Nemrut Dağı Krater Gölü ve Kalderası’nı UNESCO bünyesindeki uluslararası ağa dahil edip ‘jeopark statüsü’ kazandırmak için 2016 yılında Prof. Dr. Aydın Büyüksaraç; “Burası doğal koruma alanı yani çivi bile çakılmasın diye kanunlar koruma altına almış. Ancak buraya betonarme yapı yapılıyor. Hem de göl manzaralı. Akıl alır gibi değil. Biz, yani bilim insanları burayı uluslararası jeopark statüsüne kazandıralım diye uğraşıyoruz. Asıl koruması gereken idare buraya beton imalat yapıyor.” diye konuştu.
Duvar’dan Sinan Aygül’ün haberine göre; Betonarme inşaat yapılan alan ‘Tabiat Anıtı’, ‘Turizm Alanı’, ‘1. Derece Doğal Sit Alanı’ ve ‘Ramsar Alanı (Uluslararası Öneme Sahip Sulak Alan) statüsünde bulunuyor. Aynı zamanda alan için UNESCO’nun Küresel Jeopark Ağı’na dahil edilmesi için yapılan başvuru süreci de halen devam ediyor.
Bu derecede önemli ve doğallığının korunması gereken bir alanda, Doğa Koruma ve Milli Parklar Genel Müdürlüğü tarafından ‘Nemrut Kalderası Tabiat Anıtı Çevre Düzenleme İşi’ adı altında yapılan betonarme inşaat tepkiyle karşılandı. Volkanik patlamalar sonrası oluşan kraterlere “kaldera” deniyor.
“Beton WC yapılırsa burası artık doğal koruma alanı olmaz, piknik alanı olur!”
Nemrut Dağı Krater Gölü ve Kalderası’nı UNESCO bünyesindeki uluslararası ağa dahil edip ‘jeopark statüsü’ kazandırmak için 2016 yılında Prof. Dr. Aydın Büyüksaraç başkanlığında bir proje başlatılmıştı. Proje Doğu Anadolu Kalkınma Ajansı (DAKA) tarafından desteklenmiş ve alanda bulunan bazı özellikler ortaya çıkarılmıştı.

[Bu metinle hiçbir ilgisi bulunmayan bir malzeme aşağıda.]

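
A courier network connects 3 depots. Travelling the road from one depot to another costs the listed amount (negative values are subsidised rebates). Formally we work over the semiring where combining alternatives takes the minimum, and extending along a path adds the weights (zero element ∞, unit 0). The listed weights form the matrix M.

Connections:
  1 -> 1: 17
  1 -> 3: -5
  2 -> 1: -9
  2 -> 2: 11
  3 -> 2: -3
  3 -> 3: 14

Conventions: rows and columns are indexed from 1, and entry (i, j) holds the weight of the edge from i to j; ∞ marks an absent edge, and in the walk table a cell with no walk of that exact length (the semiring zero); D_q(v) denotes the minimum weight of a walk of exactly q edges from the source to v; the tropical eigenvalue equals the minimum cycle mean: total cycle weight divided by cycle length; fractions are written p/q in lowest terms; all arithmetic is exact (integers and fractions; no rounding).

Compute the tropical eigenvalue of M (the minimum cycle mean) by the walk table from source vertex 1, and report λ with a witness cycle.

q=0: [0, ∞, ∞]
q=1: [17, ∞, -5]
q=2: [34, -8, 9]
q=3: [-17, 3, 23]
Optimal cycle mean attained by: cycle 1->3->2->1, total (-5) + (-3) + (-9), length 3.
Answer: λ = -17/3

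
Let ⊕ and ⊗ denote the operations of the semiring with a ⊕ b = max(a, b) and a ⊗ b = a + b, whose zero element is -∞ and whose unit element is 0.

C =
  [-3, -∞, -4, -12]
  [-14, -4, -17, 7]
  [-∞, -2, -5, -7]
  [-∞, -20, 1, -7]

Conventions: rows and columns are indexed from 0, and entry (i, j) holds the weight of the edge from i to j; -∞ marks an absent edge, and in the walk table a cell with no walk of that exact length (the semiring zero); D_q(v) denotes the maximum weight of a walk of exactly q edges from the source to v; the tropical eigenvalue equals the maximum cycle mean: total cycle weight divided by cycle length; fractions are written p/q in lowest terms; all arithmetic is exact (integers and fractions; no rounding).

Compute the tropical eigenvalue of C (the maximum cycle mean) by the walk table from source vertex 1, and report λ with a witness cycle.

q=0: [-∞, 0, -∞, -∞]
q=1: [-14, -4, -17, 7]
q=2: [-17, -8, 8, 3]
q=3: [-20, 6, 4, 1]
q=4: [-8, 2, 2, 13]
Optimal cycle mean attained by: cycle 1->3->2->1, total 7 + 1 + (-2), length 3.
Answer: λ = 2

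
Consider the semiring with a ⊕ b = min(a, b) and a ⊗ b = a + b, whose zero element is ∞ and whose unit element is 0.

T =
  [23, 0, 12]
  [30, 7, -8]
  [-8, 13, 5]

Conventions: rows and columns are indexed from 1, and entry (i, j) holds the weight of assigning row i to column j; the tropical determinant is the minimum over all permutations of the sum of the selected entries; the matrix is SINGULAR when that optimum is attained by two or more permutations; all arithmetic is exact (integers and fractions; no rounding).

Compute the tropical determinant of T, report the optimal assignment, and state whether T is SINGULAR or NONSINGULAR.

σ = (1, 2, 3): 23 + 7 + 5 = 35
σ = (1, 3, 2): 23 + (-8) + 13 = 28
σ = (2, 1, 3): 0 + 30 + 5 = 35
σ = (2, 3, 1): 0 + (-8) + (-8) = -16
σ = (3, 1, 2): 12 + 30 + 13 = 55
σ = (3, 2, 1): 12 + 7 + (-8) = 11
Optimal value attained by: σ = (2, 3, 1).
Answer: det⊕(T) = -16; verdict: NONSINGULAR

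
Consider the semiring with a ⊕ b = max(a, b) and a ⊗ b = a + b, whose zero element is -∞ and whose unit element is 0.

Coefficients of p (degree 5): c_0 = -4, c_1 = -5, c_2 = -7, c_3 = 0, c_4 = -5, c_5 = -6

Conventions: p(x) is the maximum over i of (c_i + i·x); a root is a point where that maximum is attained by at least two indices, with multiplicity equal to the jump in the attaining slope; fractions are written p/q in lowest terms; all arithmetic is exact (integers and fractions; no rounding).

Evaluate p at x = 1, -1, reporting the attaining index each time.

p(1) = max(-4+0·1=-4, -5+1·1=-4, -7+2·1=-5, 0+3·1=3, -5+4·1=-1, -6+5·1=-1) = 3 (attained by i=3)
p(-1) = max(-4+0·(-1)=-4, -5+1·(-1)=-6, -7+2·(-1)=-9, 0+3·(-1)=-3, -5+4·(-1)=-9, -6+5·(-1)=-11) = -3 (attained by i=3)
Answer: p(1) = 3; p(-1) = -3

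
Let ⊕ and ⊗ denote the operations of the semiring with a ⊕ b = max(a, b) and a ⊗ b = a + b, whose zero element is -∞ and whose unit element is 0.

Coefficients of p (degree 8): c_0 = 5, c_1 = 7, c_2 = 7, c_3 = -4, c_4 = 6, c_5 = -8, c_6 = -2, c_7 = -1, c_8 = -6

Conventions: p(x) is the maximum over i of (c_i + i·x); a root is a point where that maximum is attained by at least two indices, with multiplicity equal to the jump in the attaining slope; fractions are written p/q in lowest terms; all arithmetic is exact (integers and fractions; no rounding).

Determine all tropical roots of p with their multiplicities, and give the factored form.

hull edge (i=0, c=5) to (i=1, c=7): slope 2, span 1
hull edge (i=1, c=7) to (i=2, c=7): slope 0, span 1
hull edge (i=2, c=7) to (i=4, c=6): slope -1/2, span 2
hull edge (i=4, c=6) to (i=7, c=-1): slope -7/3, span 3
hull edge (i=7, c=-1) to (i=8, c=-6): slope -5, span 1
Factored form: p(x) = -6 ⊗ (x ⊕ (-2)) ⊗ (x ⊕ 0) ⊗ (x ⊕ 1/2) ⊗ (x ⊕ 1/2) ⊗ (x ⊕ 7/3) ⊗ (x ⊕ 7/3) ⊗ (x ⊕ 7/3) ⊗ (x ⊕ 5)
Answer: roots = -2 (mult 1), 0 (mult 1), 1/2 (mult 2), 7/3 (mult 3), 5 (mult 1)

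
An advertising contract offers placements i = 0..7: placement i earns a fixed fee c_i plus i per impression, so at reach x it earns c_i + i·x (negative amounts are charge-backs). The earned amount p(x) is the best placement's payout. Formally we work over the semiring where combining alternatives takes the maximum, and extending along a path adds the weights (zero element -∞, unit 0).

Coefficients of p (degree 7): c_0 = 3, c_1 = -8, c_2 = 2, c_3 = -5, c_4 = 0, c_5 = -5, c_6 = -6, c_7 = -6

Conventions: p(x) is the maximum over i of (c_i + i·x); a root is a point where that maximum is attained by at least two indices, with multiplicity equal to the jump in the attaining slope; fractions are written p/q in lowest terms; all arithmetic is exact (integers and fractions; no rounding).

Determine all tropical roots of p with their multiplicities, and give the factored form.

hull edge (i=0, c=3) to (i=2, c=2): slope -1/2, span 2
hull edge (i=2, c=2) to (i=4, c=0): slope -1, span 2
hull edge (i=4, c=0) to (i=7, c=-6): slope -2, span 3
Factored form: p(x) = -6 ⊗ (x ⊕ 1/2) ⊗ (x ⊕ 1/2) ⊗ (x ⊕ 1) ⊗ (x ⊕ 1) ⊗ (x ⊕ 2) ⊗ (x ⊕ 2) ⊗ (x ⊕ 2)
Answer: roots = 1/2 (mult 2), 1 (mult 2), 2 (mult 3)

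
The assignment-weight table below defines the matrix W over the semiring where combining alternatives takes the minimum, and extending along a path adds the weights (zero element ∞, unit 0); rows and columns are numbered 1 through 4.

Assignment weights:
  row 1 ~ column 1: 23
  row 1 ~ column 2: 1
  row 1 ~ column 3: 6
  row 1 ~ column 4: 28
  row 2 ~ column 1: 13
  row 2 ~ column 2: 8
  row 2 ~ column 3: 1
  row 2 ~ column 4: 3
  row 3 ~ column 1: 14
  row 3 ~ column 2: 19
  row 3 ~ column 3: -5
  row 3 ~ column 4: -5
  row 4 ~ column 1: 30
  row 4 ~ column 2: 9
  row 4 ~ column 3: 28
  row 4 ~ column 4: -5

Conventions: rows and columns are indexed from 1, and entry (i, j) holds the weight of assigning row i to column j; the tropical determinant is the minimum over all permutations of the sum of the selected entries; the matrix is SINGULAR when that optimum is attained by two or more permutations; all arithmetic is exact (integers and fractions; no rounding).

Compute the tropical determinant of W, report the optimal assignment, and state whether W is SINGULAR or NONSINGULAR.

σ = (1, 2, 3, 4): 23 + 8 + (-5) + (-5) = 21
σ = (1, 2, 4, 3): 23 + 8 + (-5) + 28 = 54
σ = (1, 3, 2, 4): 23 + 1 + 19 + (-5) = 38
σ = (1, 3, 4, 2): 23 + 1 + (-5) + 9 = 28
σ = (1, 4, 2, 3): 23 + 3 + 19 + 28 = 73
σ = (1, 4, 3, 2): 23 + 3 + (-5) + 9 = 30
σ = (2, 1, 3, 4): 1 + 13 + (-5) + (-5) = 4
σ = (2, 1, 4, 3): 1 + 13 + (-5) + 28 = 37
σ = (2, 3, 1, 4): 1 + 1 + 14 + (-5) = 11
σ = (2, 3, 4, 1): 1 + 1 + (-5) + 30 = 27
σ = (2, 4, 1, 3): 1 + 3 + 14 + 28 = 46
σ = (2, 4, 3, 1): 1 + 3 + (-5) + 30 = 29
σ = (3, 1, 2, 4): 6 + 13 + 19 + (-5) = 33
σ = (3, 1, 4, 2): 6 + 13 + (-5) + 9 = 23
σ = (3, 2, 1, 4): 6 + 8 + 14 + (-5) = 23
σ = (3, 2, 4, 1): 6 + 8 + (-5) + 30 = 39
σ = (3, 4, 1, 2): 6 + 3 + 14 + 9 = 32
σ = (3, 4, 2, 1): 6 + 3 + 19 + 30 = 58
σ = (4, 1, 2, 3): 28 + 13 + 19 + 28 = 88
σ = (4, 1, 3, 2): 28 + 13 + (-5) + 9 = 45
σ = (4, 2, 1, 3): 28 + 8 + 14 + 28 = 78
σ = (4, 2, 3, 1): 28 + 8 + (-5) + 30 = 61
σ = (4, 3, 1, 2): 28 + 1 + 14 + 9 = 52
σ = (4, 3, 2, 1): 28 + 1 + 19 + 30 = 78
Optimal value attained by: σ = (2, 1, 3, 4).
Answer: det⊕(W) = 4; verdict: NONSINGULAR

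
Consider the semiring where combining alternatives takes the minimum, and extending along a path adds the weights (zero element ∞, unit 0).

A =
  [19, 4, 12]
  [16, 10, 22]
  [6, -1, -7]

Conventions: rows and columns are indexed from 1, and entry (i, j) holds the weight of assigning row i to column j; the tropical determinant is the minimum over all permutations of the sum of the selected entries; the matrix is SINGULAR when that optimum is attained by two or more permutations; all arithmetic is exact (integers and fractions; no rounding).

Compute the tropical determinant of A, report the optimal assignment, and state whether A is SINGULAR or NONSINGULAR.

σ = (1, 2, 3): 19 + 10 + (-7) = 22
σ = (1, 3, 2): 19 + 22 + (-1) = 40
σ = (2, 1, 3): 4 + 16 + (-7) = 13
σ = (2, 3, 1): 4 + 22 + 6 = 32
σ = (3, 1, 2): 12 + 16 + (-1) = 27
σ = (3, 2, 1): 12 + 10 + 6 = 28
Optimal value attained by: σ = (2, 1, 3).
Answer: det⊕(A) = 13; verdict: NONSINGULAR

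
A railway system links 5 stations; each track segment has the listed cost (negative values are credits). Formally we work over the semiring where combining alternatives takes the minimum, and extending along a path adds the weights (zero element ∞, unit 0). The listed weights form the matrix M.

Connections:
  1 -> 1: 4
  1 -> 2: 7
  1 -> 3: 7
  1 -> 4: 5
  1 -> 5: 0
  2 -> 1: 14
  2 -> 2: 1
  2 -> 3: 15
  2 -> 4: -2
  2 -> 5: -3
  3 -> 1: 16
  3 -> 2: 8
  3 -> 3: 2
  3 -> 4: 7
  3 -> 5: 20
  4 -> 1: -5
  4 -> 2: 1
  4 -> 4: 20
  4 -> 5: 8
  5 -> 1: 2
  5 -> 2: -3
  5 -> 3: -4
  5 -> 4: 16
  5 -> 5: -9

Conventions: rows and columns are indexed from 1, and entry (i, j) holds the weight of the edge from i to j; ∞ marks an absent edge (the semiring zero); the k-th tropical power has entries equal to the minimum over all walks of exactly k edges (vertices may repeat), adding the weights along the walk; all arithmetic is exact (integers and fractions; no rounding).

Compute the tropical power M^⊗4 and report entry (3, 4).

M^⊗2:
  [0, -3, -4, 5, -9]
  [-7, -6, -7, -1, -12]
  [2, 8, 4, 6, 5]
  [-1, 2, 2, -1, -5]
  [-7, -12, -13, -5, -18]
M^⊗3:
  [-7, -12, -13, -5, -18]
  [-10, -15, -16, -8, -21]
  [1, 2, 1, 6, -4]
  [-6, -8, -9, 0, -14]
  [-16, -21, -22, -14, -27]
M^⊗4:
  [-16, -21, -22, -14, -27]
  [-19, -24, -25, -17, -30]
  [-2, -7, -8, 0, -13]
  [-12, -17, -18, -10, -23]
  [-25, -30, -31, -23, -36]
Key observation: the optimum is the walk 3->2->5->2->4, with weight 8 + (-3) + (-3) + (-2) = 0.
Optimal value attained by: walk 3->2->5->2->4.
Answer: (M^⊗4)[3][4] = 0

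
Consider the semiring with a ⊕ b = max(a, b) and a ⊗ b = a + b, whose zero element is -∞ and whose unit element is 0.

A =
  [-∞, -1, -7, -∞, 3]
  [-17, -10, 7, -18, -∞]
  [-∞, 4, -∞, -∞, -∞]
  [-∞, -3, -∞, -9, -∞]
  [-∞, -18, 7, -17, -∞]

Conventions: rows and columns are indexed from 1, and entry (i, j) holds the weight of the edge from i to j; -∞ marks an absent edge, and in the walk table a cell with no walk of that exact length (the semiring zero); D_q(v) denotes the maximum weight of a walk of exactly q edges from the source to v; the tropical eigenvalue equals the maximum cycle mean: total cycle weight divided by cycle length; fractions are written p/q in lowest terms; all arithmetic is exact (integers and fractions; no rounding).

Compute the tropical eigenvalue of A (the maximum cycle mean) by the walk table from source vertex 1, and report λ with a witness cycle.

q=0: [0, -∞, -∞, -∞, -∞]
q=1: [-∞, -1, -7, -∞, 3]
q=2: [-18, -3, 10, -14, -∞]
q=3: [-20, 14, 4, -21, -15]
q=4: [-3, 8, 21, -4, -17]
q=5: [-9, 25, 15, -10, 0]
Optimal cycle mean attained by: cycle 2->3->2, total 7 + 4, length 2.
Answer: λ = 11/2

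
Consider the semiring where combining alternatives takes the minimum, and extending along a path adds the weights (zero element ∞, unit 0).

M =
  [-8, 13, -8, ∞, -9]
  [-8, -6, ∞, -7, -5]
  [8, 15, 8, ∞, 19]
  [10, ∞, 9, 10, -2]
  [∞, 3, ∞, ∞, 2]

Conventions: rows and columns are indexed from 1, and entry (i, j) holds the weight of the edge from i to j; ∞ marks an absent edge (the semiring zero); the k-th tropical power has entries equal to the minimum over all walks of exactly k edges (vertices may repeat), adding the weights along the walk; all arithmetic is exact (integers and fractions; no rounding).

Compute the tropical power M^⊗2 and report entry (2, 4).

M^⊗2:
  [-16, -6, -16, 6, -17]
  [-16, -12, -16, -13, -17]
  [0, 9, 0, 8, -1]
  [2, 1, 2, 20, 0]
  [-5, -3, ∞, -4, -2]
Key observation: the optimum is the walk 2->2->4, with weight (-6) + (-7) = -13.
Optimal value attained by: walk 2->2->4.
Answer: (M^⊗2)[2][4] = -13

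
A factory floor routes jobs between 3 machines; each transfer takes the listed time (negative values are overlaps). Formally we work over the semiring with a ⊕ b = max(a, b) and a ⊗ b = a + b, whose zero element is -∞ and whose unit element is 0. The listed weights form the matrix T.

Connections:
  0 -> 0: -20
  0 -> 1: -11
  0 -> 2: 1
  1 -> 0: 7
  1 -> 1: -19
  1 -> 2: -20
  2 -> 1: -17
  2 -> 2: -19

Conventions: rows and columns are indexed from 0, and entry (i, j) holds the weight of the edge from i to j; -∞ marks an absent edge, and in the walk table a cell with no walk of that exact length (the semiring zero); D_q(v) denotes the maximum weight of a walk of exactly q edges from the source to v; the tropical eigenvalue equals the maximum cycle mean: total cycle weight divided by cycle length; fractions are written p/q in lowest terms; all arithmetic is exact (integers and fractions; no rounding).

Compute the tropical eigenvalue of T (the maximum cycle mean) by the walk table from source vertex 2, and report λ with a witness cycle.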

Jeosit olarak tanımlanan ve o alanın jeopark olmasını gerektiren bu özellikler bir rapor haline getirilmiş ancak bu rapor Bitlis Valiliğince bekletildiği için Nemrut’un Jeopark olarak tescili halen yapılamadı.
Bilim insanları burayı jeopark yapmaya çalışıyor ama asıl koruması gereken idare beton döküyor diyerek tepkisini dile getiren Çanakkale 18 Mart Üniversitesi Öğretim Üyesi Prof. Dr. Aydın Büyüksaraç, betonarme yapı olursa UNESCO’nun jeopark statüsü vermeyeceğini söylüyor.
Aynı zamanda 2016 yılında Nemrut Kalderasının jeopark olması için çalışma yürüten ekibin başında olan ve bu işin temel koşulu doğallığının korunması diyen Jeoloji profesörü Büyüksaraç şöyle konuştu:
• Dünyada jeopark statüsü nedeniyle daha az özellik taşıyan birçok alan, yüksek oranda ziyaretçi almakta ve turizm potansiyeli göstermektedir. Neden jeopark statüsü için gelişme olmuyor bilmiyorum. Sorduğumuzda biz çalışıyoruz, diyorlar. Ancak 4 yıldır hiçbir gelişme olmadı. Ancak son zamanlarda bir inşaat çalışması başlatılmış durumda.
“Akıl alır gibi değil!”
• Burası doğal koruma alanı yani çivi bile çakılmasın diye kanunlar koruma altına almış. Ancak buraya betonarme yapı yapılıyor. Hem de göl manzaralı. Akıl alır gibi değil. Biz, yani bilim insanları burayı uluslararası jeopark statüsüne kazandıralım diye uğraşıyoruz. Asıl koruması gereken idare buraya beton imalat yapıyor.
• Buraya beton yaparsanız burası asla jeopark olmaz. Bu işin temel koşulu, doğallığının korunması. Tüm dünyada uygulanan durum belli. Eğer WC ihtiyacı varsa seyyar WC’ler ile bu işi çözebiliyorsunuz. Böylece korumayı sağlıyorsunuz. Ancak betondan WC yapılırsa burası artık doğal koruma alanı olamaz. Piknik alanı olur. Bu ne demek? Dünya çapında değeri olan Allah vergisi bir yeri değersizleştirme demek. Bu hangi vicdanla açıklanır?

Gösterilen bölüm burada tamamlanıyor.